Karlsruhe (dpa/dk) – Immer mehr minderjährige Ausländer flüchten nach Baden-Württemberg – und da gibt es zu wenig Unterstützung vom Land. Aus diesem Grund haben sich die Großstädte Karlsruhe, Mannheim und Freiburg nun direkt an Ministerpräsident Kretschmann gewandt. Das Kuriose: Der besondere Schutz für Kinder und Jugendliche macht eine zumutbare Unterbringung schwierig.

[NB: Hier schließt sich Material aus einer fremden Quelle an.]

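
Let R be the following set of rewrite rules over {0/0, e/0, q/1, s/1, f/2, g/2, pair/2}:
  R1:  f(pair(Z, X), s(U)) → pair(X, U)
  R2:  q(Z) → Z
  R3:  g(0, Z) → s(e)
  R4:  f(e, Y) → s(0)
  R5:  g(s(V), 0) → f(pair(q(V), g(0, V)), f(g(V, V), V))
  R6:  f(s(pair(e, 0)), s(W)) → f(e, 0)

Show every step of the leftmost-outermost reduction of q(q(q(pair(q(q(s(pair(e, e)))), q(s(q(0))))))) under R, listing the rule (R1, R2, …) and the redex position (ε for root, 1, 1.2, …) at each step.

1. q(q(q(pair(q(q(s(pair(e, e)))), q(s(q(0)))))))  →  q(q(pair(q(q(s(pair(e, e)))), q(s(q(0))))))   [R2 at ε]
2. q(q(pair(q(q(s(pair(e, e)))), q(s(q(0))))))  →  q(pair(q(q(s(pair(e, e)))), q(s(q(0)))))   [R2 at ε]
3. q(pair(q(q(s(pair(e, e)))), q(s(q(0)))))  →  pair(q(q(s(pair(e, e)))), q(s(q(0))))   [R2 at ε]
4. pair(q(q(s(pair(e, e)))), q(s(q(0))))  →  pair(q(s(pair(e, e))), q(s(q(0))))   [R2 at 1]
5. pair(q(s(pair(e, e))), q(s(q(0))))  →  pair(s(pair(e, e)), q(s(q(0))))   [R2 at 1]
6. pair(s(pair(e, e)), q(s(q(0))))  →  pair(s(pair(e, e)), s(q(0)))   [R2 at 2]
7. pair(s(pair(e, e)), s(q(0)))  →  pair(s(pair(e, e)), s(0))   [R2 at 2.1]

pair(s(pair(e, e)), s(0))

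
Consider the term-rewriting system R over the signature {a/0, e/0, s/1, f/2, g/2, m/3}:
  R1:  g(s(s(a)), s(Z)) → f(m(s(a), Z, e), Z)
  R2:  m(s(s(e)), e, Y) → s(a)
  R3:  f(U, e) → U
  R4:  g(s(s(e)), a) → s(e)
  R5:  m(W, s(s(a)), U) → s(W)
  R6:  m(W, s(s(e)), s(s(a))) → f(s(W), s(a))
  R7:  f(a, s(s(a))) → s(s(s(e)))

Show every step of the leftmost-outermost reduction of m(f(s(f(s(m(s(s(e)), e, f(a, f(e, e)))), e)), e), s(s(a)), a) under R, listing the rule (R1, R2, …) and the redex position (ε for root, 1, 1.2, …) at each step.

s(s(s(s(a))))

1. m(f(s(f(s(m(s(s(e)), e, f(a, f(e, e)))), e)), e), s(s(a)), a)  →  s(f(s(f(s(m(s(s(e)), e, f(a, f(e, e)))), e)), e))   [R5 at ε]
2. s(f(s(f(s(m(s(s(e)), e, f(a, f(e, e)))), e)), e))  →  s(s(f(s(m(s(s(e)), e, f(a, f(e, e)))), e)))   [R3 at 1]
3. s(s(f(s(m(s(s(e)), e, f(a, f(e, e)))), e)))  →  s(s(s(m(s(s(e)), e, f(a, f(e, e))))))   [R3 at 1.1]
4. s(s(s(m(s(s(e)), e, f(a, f(e, e))))))  →  s(s(s(s(a))))   [R2 at 1.1.1]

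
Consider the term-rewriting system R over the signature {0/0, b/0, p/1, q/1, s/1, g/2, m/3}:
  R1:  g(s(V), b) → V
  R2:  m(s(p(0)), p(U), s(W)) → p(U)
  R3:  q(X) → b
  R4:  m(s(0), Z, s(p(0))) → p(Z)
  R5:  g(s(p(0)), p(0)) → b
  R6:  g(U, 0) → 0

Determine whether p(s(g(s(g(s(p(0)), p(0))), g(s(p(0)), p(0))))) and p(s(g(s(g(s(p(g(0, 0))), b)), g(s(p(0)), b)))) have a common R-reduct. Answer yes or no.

yes — NF(t₁) = p(s(b)), NF(t₂) = p(s(b))

Reduce t₁ = p(s(g(s(g(s(p(0)), p(0))), g(s(p(0)), p(0))))):
1. p(s(g(s(g(s(p(0)), p(0))), g(s(p(0)), p(0)))))  →  p(s(g(s(b), g(s(p(0)), p(0)))))   [R5 at 1.1.1.1]
2. p(s(g(s(b), g(s(p(0)), p(0)))))  →  p(s(g(s(b), b)))   [R5 at 1.1.2]
3. p(s(g(s(b), b)))  →  p(s(b))   [R1 at 1.1]

Reduce t₂ = p(s(g(s(g(s(p(g(0, 0))), b)), g(s(p(0)), b)))):
1. p(s(g(s(g(s(p(g(0, 0))), b)), g(s(p(0)), b))))  →  p(s(g(s(p(g(0, 0))), g(s(p(0)), b))))   [R1 at 1.1.1.1]
2. p(s(g(s(p(g(0, 0))), g(s(p(0)), b))))  →  p(s(g(s(p(0)), g(s(p(0)), b))))   [R6 at 1.1.1.1.1]
3. p(s(g(s(p(0)), g(s(p(0)), b))))  →  p(s(g(s(p(0)), p(0))))   [R1 at 1.1.2]
4. p(s(g(s(p(0)), p(0))))  →  p(s(b))   [R5 at 1.1]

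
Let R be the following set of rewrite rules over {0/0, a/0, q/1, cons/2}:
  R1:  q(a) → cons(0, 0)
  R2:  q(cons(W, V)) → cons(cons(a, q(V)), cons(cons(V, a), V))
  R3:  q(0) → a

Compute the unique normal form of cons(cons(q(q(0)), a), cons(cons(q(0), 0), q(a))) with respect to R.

1. cons(cons(q(q(0)), a), cons(cons(q(0), 0), q(a)))  →  cons(cons(q(a), a), cons(cons(q(0), 0), q(a)))   [R3 at 1.1.1]
2. cons(cons(q(a), a), cons(cons(q(0), 0), q(a)))  →  cons(cons(cons(0, 0), a), cons(cons(q(0), 0), q(a)))   [R1 at 1.1]
3. cons(cons(cons(0, 0), a), cons(cons(q(0), 0), q(a)))  →  cons(cons(cons(0, 0), a), cons(cons(a, 0), q(a)))   [R3 at 2.1.1]
4. cons(cons(cons(0, 0), a), cons(cons(a, 0), q(a)))  →  cons(cons(cons(0, 0), a), cons(cons(a, 0), cons(0, 0)))   [R1 at 2.2]

cons(cons(cons(0, 0), a), cons(cons(a, 0), cons(0, 0)))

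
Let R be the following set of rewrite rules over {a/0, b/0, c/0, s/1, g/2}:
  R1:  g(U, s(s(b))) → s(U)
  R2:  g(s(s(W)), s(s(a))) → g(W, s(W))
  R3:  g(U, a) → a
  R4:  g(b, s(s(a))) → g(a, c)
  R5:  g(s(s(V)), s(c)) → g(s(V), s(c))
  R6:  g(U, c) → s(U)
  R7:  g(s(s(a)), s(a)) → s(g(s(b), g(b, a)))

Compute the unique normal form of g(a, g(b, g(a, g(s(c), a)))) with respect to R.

1. g(a, g(b, g(a, g(s(c), a))))  →  g(a, g(b, g(a, a)))   [R3 at 2.2.2]
2. g(a, g(b, g(a, a)))  →  g(a, g(b, a))   [R3 at 2.2]
3. g(a, g(b, a))  →  g(a, a)   [R3 at 2]
4. g(a, a)  →  a   [R3 at ε]

a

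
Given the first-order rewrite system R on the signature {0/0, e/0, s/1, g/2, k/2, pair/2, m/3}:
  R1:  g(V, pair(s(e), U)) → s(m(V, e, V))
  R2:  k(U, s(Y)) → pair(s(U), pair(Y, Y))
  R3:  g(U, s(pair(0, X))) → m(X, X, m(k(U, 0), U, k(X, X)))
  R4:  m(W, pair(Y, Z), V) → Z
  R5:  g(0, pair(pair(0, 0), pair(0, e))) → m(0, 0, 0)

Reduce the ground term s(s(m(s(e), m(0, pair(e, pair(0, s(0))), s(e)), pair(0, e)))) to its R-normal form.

s(s(s(0)))

1. s(s(m(s(e), m(0, pair(e, pair(0, s(0))), s(e)), pair(0, e))))  →  s(s(m(s(e), pair(0, s(0)), pair(0, e))))   [R4 at 1.1.2]
2. s(s(m(s(e), pair(0, s(0)), pair(0, e))))  →  s(s(s(0)))   [R4 at 1.1]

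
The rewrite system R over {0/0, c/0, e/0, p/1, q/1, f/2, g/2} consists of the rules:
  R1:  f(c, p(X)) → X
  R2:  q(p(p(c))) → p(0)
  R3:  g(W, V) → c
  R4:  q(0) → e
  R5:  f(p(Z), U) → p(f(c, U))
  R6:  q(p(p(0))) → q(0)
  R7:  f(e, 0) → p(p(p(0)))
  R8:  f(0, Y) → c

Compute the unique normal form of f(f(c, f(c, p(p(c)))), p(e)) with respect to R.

1. f(f(c, f(c, p(p(c)))), p(e))  →  f(f(c, p(c)), p(e))   [R1 at 1.2]
2. f(f(c, p(c)), p(e))  →  f(c, p(e))   [R1 at 1]
3. f(c, p(e))  →  e   [R1 at ε]

e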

Karlsruher OB Mentrup dabei

Der Karlsruher Oberbürgermeister Frank Mentrup (SPD), sprach sich angesichts der gestiegenen Zahlen bereits vor dem Brief dafür aus, Aufsichts- und Fürsorgepflichten etwas weniger streng zu handhaben. Jugendliche, die sich unter Umständen schon jahrelang auf ihrer Flucht alleine durchgeschlagen hätten, bräuchten vielleicht nicht alle zwingend ab Ankunft hier die volle Verantwortung durch Jugendämter, sagte Mentrup der Deutschen Presse-Agentur. Beispielsweise könnten auch Sicherheitsfachkräfte in bestimmten Fällen die Minderjährigen beaufsichtigen. In Ansätzen sei das ja bereits möglich.

„Ein sehr heikles Feld“

Denkbar wäre auch, dass man die Altersgrenzen etwas verschiebe und Jugendliche schon ab 16 Jahren trotz ihres jugendlichen Alters in Gemeinschaftsunterkünften unterbringen dürfe. Dadurch könnten die bisher für sie zuständigen, jedoch völlig überforderten Jugendämter entlastet werden. «Es ist ein sehr heikles Feld, das weiß ich», sagte der SPD-Politiker. «Aber wenn die Zahlen weiter so steigen, wird man auch auf Bundesebene irgendwann um diese Diskussion nicht mehr herumkommen.»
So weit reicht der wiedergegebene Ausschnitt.